Ingredients of Half-fried Tempeh (MENDOAN TEMPE)
  1. You need 500 gr of tempeh (10 pieces of tempeh), thinly sliced into wide pieces.
  2. It’s 3 of scallions, thinly sliced.
  3. Prepare 1 of egg.
  4. Prepare 250 gr of flour (low protein).
  5. It’s 50 gr of rice flour.
  6. Prepare 1 tbsp of tapioca flour.
  7. It’s 30 ml of thick coconut milk.
  8. It’s 350 ml of water.
  9. You need of The oil for frying.
  10. You need of GROUND SPICES.
  11. You need 4 cloves of garlic.
  12. It’s 2 pcs of shallots.
  13. It’s 1 tsp of coriander, toasted.
  14. It’s 1 cm of kencur.
  15. You need 1/4 tsp of broth powder (chicken flavor).
  16. You need 1/2 tsp of pepper.
  17. You need 1 1/2 tsp of salt.
  18. It’s of SOY SAUCE (mix).
  19. It’s 5 tbsp (75 ml) of soy sauce.
  20. It’s 1 clove of garlic (crushed).
  21. It’s 7 of red chilis, thinly sliced.
  22. It’s 1 pinch of salt (to taste).

Fry tempeh in hot oil for awhile, just until the batter cooked through.
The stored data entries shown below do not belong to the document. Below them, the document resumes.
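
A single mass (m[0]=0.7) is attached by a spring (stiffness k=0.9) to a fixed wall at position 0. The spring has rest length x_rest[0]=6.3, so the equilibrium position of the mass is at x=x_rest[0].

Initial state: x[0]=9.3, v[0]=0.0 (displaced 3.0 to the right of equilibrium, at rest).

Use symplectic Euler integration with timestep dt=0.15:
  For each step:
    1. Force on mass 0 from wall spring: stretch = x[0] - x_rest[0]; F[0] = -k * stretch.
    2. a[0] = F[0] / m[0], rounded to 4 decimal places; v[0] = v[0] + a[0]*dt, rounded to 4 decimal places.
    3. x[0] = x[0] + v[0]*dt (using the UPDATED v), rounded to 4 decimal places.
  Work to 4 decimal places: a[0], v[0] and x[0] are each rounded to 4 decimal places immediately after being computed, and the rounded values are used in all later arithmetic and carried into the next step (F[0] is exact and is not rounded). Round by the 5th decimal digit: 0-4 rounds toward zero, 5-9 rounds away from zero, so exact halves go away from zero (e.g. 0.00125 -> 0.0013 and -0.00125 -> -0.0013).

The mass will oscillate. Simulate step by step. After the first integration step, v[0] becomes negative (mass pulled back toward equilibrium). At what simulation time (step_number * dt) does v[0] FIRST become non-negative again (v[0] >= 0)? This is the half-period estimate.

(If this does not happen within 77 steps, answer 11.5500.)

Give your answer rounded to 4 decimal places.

Answer: 2.8500

Derivation:
Step 0: x=[9.3000] v=[0.0000]
Step 1: x=[9.2132] v=[-0.5786]
Step 2: x=[9.0421] v=[-1.1404]
Step 3: x=[8.7917] v=[-1.6692]
Step 4: x=[8.4692] v=[-2.1497]
Step 5: x=[8.0840] v=[-2.5681]
Step 6: x=[7.6472] v=[-2.9122]
Step 7: x=[7.1714] v=[-3.1720]
Step 8: x=[6.6704] v=[-3.3401]
Step 9: x=[6.1587] v=[-3.4115]
Step 10: x=[5.6511] v=[-3.3842]
Step 11: x=[5.1622] v=[-3.2591]
Step 12: x=[4.7062] v=[-3.0397]
Step 13: x=[4.2964] v=[-2.7323]
Step 14: x=[3.9445] v=[-2.3459]
Step 15: x=[3.6608] v=[-1.8916]
Step 16: x=[3.4534] v=[-1.3826]
Step 17: x=[3.3284] v=[-0.8336]
Step 18: x=[3.2893] v=[-0.2605]
Step 19: x=[3.3373] v=[0.3201]
First v>=0 after going negative at step 19, time=2.8500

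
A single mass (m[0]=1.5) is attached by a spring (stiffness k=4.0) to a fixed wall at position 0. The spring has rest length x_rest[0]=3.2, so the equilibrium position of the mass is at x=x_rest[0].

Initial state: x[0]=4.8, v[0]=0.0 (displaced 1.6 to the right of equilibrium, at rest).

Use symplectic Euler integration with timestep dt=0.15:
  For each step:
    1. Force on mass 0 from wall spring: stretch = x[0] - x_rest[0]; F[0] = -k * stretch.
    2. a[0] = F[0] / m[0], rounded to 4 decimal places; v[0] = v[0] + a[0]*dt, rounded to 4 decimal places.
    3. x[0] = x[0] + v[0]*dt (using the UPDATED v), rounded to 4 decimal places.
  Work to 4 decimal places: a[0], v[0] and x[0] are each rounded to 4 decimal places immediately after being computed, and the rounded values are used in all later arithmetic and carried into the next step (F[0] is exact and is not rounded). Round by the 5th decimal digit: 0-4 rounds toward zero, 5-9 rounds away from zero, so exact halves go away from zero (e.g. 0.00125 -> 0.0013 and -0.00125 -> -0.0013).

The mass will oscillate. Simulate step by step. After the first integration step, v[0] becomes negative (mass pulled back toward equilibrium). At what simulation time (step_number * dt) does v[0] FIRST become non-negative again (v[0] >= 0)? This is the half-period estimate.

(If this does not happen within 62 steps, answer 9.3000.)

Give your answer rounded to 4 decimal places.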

Lift tempeh from the wok before the batter become dries & crispy; drain them. Wrap tempeh with banana leaf for awhile while they are still piping hot. The leaf will impart a subtle flavor/aroma to the tempeh.

Half-fried Tempeh (MENDOAN TEMPE) instructions
  1. Mix all the ingredients for soy sauce, mix well and set aside..

  2. Stir flour (wheat + rice + tapioca), water and ground spices. Add beaten egg, scallions and coconut milk..

  3. Dip tempeh in batter, fry until half-dry (still white - no need to fry until crispy). Remove and drain..

  4. Serve with soy sauce..

Serve tempeh while it`s still. (Tempe mendoan). Tempeh mendoan is a variety of fried tempeh that hails from Purwokerto. Thin slices of tempeh—fermented soybean product—are dipped in batter that is enriched with ground coriander, sliced scallions, and garlic before they are deep-fried. Tempe Mendoan is a kind of tempeh cooking that is made from thin tempeh, fried with flour so as to taste deliciously piquant. Traditionally in the Banyumas territory, tempe mendoan was made from thin, wide tempeh, one or two sheets cooked at a time.